Established players will need to adapt to increased price pressure and shorter product lifecycles, shifting from single-asset strategies to portfolio-based approaches.
At the same time, new entrants will seek to capture this opportunity by leveraging commercial strengths while externalizing biologics expertise.
Success will depend not on full vertical integration, but on making the right strategic choices, building the right portfolios and partnering effectively to execute at speed.
[1] IQVIA, The Impact of Biosimilar Competition in Europe, January 2026
[2] IQVIA, Assessing the Biosimilar Void in the US, February 2025
About Chime Biologics
Chime Biologics is a leading global CDMO, focused on ensuring our customers' success in delivering innovative biologics as well as biosimilars to patients across the world. Chime Biologics can support customers end to end, from pre-clinical support and cell line development through to clinical and commercial manufacturing of drug substance and drug product.

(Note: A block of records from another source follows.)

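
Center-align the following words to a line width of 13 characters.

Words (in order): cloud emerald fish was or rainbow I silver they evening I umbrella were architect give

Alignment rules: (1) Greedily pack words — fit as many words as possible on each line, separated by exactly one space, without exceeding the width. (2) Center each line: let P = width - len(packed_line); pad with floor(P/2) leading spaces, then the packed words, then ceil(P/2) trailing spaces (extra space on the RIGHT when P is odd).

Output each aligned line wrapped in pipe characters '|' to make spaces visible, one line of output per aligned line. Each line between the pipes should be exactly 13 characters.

Answer: |cloud emerald|
| fish was or |
|  rainbow I  |
| silver they |
|  evening I  |
|umbrella were|
|  architect  |
|    give     |

Derivation:
Line 1: ['cloud', 'emerald'] (min_width=13, slack=0)
Line 2: ['fish', 'was', 'or'] (min_width=11, slack=2)
Line 3: ['rainbow', 'I'] (min_width=9, slack=4)
Line 4: ['silver', 'they'] (min_width=11, slack=2)
Line 5: ['evening', 'I'] (min_width=9, slack=4)
Line 6: ['umbrella', 'were'] (min_width=13, slack=0)
Line 7: ['architect'] (min_width=9, slack=4)
Line 8: ['give'] (min_width=4, slack=9)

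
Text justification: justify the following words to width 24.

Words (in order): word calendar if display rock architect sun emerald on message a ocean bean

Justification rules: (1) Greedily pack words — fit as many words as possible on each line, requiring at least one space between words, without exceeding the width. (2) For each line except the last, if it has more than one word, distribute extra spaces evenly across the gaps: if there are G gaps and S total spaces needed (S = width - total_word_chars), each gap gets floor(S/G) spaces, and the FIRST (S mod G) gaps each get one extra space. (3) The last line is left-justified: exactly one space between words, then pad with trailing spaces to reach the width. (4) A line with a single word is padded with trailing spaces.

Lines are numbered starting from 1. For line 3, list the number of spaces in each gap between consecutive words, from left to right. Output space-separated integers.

Answer: 3 2 2

Derivation:
Line 1: ['word', 'calendar', 'if', 'display'] (min_width=24, slack=0)
Line 2: ['rock', 'architect', 'sun'] (min_width=18, slack=6)
Line 3: ['emerald', 'on', 'message', 'a'] (min_width=20, slack=4)
Line 4: ['ocean', 'bean'] (min_width=10, slack=14)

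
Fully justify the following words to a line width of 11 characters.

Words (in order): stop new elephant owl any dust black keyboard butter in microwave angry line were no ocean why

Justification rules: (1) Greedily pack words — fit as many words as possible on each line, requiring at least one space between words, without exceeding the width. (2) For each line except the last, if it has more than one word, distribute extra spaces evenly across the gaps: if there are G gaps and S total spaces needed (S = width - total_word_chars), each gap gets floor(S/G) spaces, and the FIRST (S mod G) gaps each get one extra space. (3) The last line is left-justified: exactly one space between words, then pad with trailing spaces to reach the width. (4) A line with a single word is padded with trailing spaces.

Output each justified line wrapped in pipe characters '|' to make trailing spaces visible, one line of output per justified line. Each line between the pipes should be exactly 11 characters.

Answer: |stop    new|
|elephant   |
|owl     any|
|dust  black|
|keyboard   |
|butter   in|
|microwave  |
|angry  line|
|were     no|
|ocean why  |

Derivation:
Line 1: ['stop', 'new'] (min_width=8, slack=3)
Line 2: ['elephant'] (min_width=8, slack=3)
Line 3: ['owl', 'any'] (min_width=7, slack=4)
Line 4: ['dust', 'black'] (min_width=10, slack=1)
Line 5: ['keyboard'] (min_width=8, slack=3)
Line 6: ['butter', 'in'] (min_width=9, slack=2)
Line 7: ['microwave'] (min_width=9, slack=2)
Line 8: ['angry', 'line'] (min_width=10, slack=1)
Line 9: ['were', 'no'] (min_width=7, slack=4)
Line 10: ['ocean', 'why'] (min_width=9, slack=2)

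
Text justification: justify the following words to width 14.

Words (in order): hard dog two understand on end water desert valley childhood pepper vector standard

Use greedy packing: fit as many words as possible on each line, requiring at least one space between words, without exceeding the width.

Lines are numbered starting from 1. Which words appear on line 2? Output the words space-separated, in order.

Answer: understand on

Derivation:
Line 1: ['hard', 'dog', 'two'] (min_width=12, slack=2)
Line 2: ['understand', 'on'] (min_width=13, slack=1)
Line 3: ['end', 'water'] (min_width=9, slack=5)
Line 4: ['desert', 'valley'] (min_width=13, slack=1)
Line 5: ['childhood'] (min_width=9, slack=5)
Line 6: ['pepper', 'vector'] (min_width=13, slack=1)
Line 7: ['standard'] (min_width=8, slack=6)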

Employing our state-of-the-art capabilities in our Europe Innovation Hub (Basel, CH), China Innovation Hub (Shanghai, CN), Development & Manufacturing Campus (Wuhan, CN) and proven success in supporting our clients with their clinical and commercial authorizations across the globe, Chime Biologics is a true end-to-end solution provider for the biologics industry. With over 600 skilled employees, we share a common goal to make cutting-edge biologics affordable and accessible to patients worldwide, fulfilling our commitment to improving human health globally.